Labour might begin to challenge that trend. That’s the message of Diane Abbott’s speech on immigration yesterday, the second in a series of talks on the subject she’ll be giving. Responding to the Windrush affair, the Shadow Home Secretary offered not just outrage but concrete plans. Labour will end the hostile environment that turns nurses, teacher and landlords into border guards and makes people destitute and too scared to seek medical treatment. They will end indefinite detention – bringing in a 28-day limit – and stop private companies like G4S and Serco from running immigration services. They will close Yarl’s Wood and Brook House immigration detention centres, sites of reportedly heinous abuse, and use the estimated £20m a year spent on running them for work on slavery, trafficking and domestic violence.
But we didn’t just get to Windrush because of decades of bad policy – this was possible because of a politics of dehumanisation. “I’m one of the first Shadow Home Secretaries to get up here and talk in these terms, and I’m doing it for a reason. If Labour under Jeremy Corbyn cannot begin the process of reframing debate on migration – I’m not necessarily talking about specifics – then I think Jeremy will think he has failed,” Abbott said. “We cannot, as a Labour Party, prosecute an immigration policy which is about running scared of the Daily Mail and the Daily Express. We have to own an immigration policy which is based on the facts, and which involves the contribution that migrants make to the economy.” Dismissed as a “swarm” or reduced down to their economic contribution, the way Britain talk about people who migrate to the UK needs to be fundamentally transformed.
Abbott’s speech was a reminder of just how much has changed in the Labour Party since Jeremy Corbyn was elected leader and how the realms of the possible have shifted. The detention centres they have promised to close were opened under New Labour; the debate they want to change, in part propped up by Tony Blair and his cabinet. “The Labour Party is under new management, and part of that management is having a very different conversation on migration than we’ve had in the past decades,” Abbott said. Exactly what we’ve needed a prominent politician to say for decades.

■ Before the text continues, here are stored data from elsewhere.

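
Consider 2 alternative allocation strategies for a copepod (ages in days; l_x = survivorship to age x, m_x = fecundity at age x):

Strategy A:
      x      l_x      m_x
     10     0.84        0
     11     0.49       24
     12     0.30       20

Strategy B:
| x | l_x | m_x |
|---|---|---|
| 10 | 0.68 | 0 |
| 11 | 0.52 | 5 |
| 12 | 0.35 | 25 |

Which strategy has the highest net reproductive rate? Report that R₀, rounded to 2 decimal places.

17.76

Strategy A: R₀ = 0.84×0 + 0.49×24 + 0.30×20 = 17.7600
Strategy B: R₀ = 0.68×0 + 0.52×5 + 0.35×25 = 11.3500
Highest R₀: strategy A with 17.7600.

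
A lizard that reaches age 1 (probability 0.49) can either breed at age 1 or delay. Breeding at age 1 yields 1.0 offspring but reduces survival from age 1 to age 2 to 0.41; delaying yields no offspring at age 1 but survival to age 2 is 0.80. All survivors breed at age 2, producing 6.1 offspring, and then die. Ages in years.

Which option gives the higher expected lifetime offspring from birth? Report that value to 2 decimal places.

breed at age 1: R₀ = 0.49 × (1.0 + 0.41 × 6.1) = 0.49 × 3.5010 = 1.7155
delay to age 2: R₀ = 0.49 × (0.80 × 6.1) = 0.49 × 4.8800 = 2.3912
Higher: delay to age 2 (2.3912).

2.39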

With Windrush, the UK’s cruel, dehumanising immigration system has been fleetingly put in the stocks; the intricate forms of pain it inflicts on people because of the country stamped on the front of their passport, exposed. There is an opportunity to do far more – Labour’s current proposals should only be the beginning of change if true transformation is going to happen.
If Labour want to close two removal centres, they should be looking at the rest of the UK’s sprawling detention estate. They could give people more security by changing the visa system that ties people to their employers or spouses, leaving them vulnerable to exploitation or abuse. And a rejection of the same old narrative on immigration should mean challenging nativist rhetoric on borders. Labour went into the last general election pledging to scrap minimum income fees for spouses but promising no recourse to public funds. That relies on a logic that migrants are here to take from the public purse, can’t be trusted and are distinctly different from people born in this country.
Many of us never thought we would see the Labour Party make important steps towards changing what has been a fetid, brutal immigration system in this country. Thanks to tireless campaigning from migrants’ rights organisations, and people within the Labour working for a truly left-wing party, change seems possible. Now the job remains to make the end goal truly transformative – and that requires pressure from below.